Linear equations form the backbone of algebra and are among the first types of equations that students encounter. An equation is called linear if it can be expressed in the form of \(ax + by = c\), where \(x\) and \(y\) are variables, and \(a\), \(b\), and \(c\) are constants. The graphs of such equations are always straight lines, hence the term 'linear'.

When solving these equations, we want to find the value of the variables that make the equation true. In the exercise, you were given two such linear equations to solve. The goal was to find the values of \(x\) and \(y\) that satisfy both equations simultaneously. Understanding how to manipulate these equations and use algebraic properties to isolate variables is an essential skill in mathematics.

When we have more than one linear equation using the same set of variables, we call it a system of equations. These systems can have one solution, no solutions, or infinitely many solutions. The goal when solving a system is to find the values of the variables that satisfy all equations in the system at the same time.

In our example, you worked with a system of two equations with two unknowns. The addition method, also known as the elimination method, is particularly useful when the coefficients of one variable are opposites, as they were in the given system (\(6x-y\) and \(8x+y\)). By adding the two equations together, the \(y\) terms cancel each other out due to their opposite signs, which simplifies the problem to a single variable equation. This strategy is a clever way to use the structure of the system to your advantage, leading to a quicker solution.

Algebraic methods refer to a range of techniques used to manipulate expressions and solve equations. These methods include addition, subtraction, multiplication, division, factoring, and the use of properties of equality. For systems of linear equations, the chief algebraic methods are substitution, elimination (addition), and graphing.

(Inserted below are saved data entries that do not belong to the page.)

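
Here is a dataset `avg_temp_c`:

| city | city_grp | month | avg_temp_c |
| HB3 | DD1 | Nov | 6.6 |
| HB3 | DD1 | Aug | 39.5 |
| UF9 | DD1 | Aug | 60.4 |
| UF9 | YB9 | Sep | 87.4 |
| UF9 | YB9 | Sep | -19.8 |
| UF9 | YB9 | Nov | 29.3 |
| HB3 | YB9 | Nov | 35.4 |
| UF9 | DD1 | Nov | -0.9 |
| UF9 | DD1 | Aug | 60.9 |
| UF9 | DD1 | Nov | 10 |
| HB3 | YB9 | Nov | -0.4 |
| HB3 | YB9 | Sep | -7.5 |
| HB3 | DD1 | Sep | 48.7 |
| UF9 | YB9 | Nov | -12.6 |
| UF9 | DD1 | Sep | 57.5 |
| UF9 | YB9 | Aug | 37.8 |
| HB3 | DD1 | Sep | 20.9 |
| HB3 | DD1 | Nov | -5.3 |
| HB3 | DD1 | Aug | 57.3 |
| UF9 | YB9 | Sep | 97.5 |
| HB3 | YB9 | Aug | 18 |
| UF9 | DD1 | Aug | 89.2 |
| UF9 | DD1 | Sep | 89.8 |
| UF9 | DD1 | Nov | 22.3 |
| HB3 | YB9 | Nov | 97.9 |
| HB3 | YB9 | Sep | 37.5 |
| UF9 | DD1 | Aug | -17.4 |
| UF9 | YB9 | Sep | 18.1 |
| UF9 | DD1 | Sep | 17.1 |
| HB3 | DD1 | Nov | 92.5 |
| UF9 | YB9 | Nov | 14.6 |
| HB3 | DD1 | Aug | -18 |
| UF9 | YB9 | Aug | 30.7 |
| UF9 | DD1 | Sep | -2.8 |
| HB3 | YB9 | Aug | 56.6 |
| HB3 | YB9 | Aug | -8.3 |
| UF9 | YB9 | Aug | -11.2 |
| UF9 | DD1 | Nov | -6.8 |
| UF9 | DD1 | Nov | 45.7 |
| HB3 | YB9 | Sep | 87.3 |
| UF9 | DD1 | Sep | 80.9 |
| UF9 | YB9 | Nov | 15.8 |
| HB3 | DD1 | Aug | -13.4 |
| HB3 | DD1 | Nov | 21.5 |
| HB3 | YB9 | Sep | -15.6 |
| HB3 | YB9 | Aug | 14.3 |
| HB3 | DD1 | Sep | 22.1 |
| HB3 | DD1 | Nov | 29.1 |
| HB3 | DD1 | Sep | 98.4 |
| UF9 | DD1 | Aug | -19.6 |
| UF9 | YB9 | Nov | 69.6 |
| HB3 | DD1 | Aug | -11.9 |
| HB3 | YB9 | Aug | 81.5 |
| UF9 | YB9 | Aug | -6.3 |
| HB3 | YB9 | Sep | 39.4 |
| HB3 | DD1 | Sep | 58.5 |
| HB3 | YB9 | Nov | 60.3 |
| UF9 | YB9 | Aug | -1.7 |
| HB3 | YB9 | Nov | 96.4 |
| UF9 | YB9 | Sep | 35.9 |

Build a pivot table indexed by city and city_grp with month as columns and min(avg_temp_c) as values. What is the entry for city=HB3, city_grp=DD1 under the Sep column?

20.9

Rows with city=HB3, city_grp=DD1 and month=Sep: avg_temp_c values are 48.7, 20.9, 22.1, 98.4, 58.5.
min(48.7, 20.9, 22.1, 98.4, 58.5) = 20.9.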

In the provided exercise, the addition method was chosen because it allowed for an efficient solution. It eliminated one variable, enabling you to solve for the other variable straightforwardly. After finding one variable, you can backtrack to find the other by substituting the known value into either of the original equations. Besides these, the substitution method could be used if one of the equations can easily be solved for one variable and then substituted into the other. Each method has its best-case scenarios, and choosing the most suitable one can greatly simplify the solution process.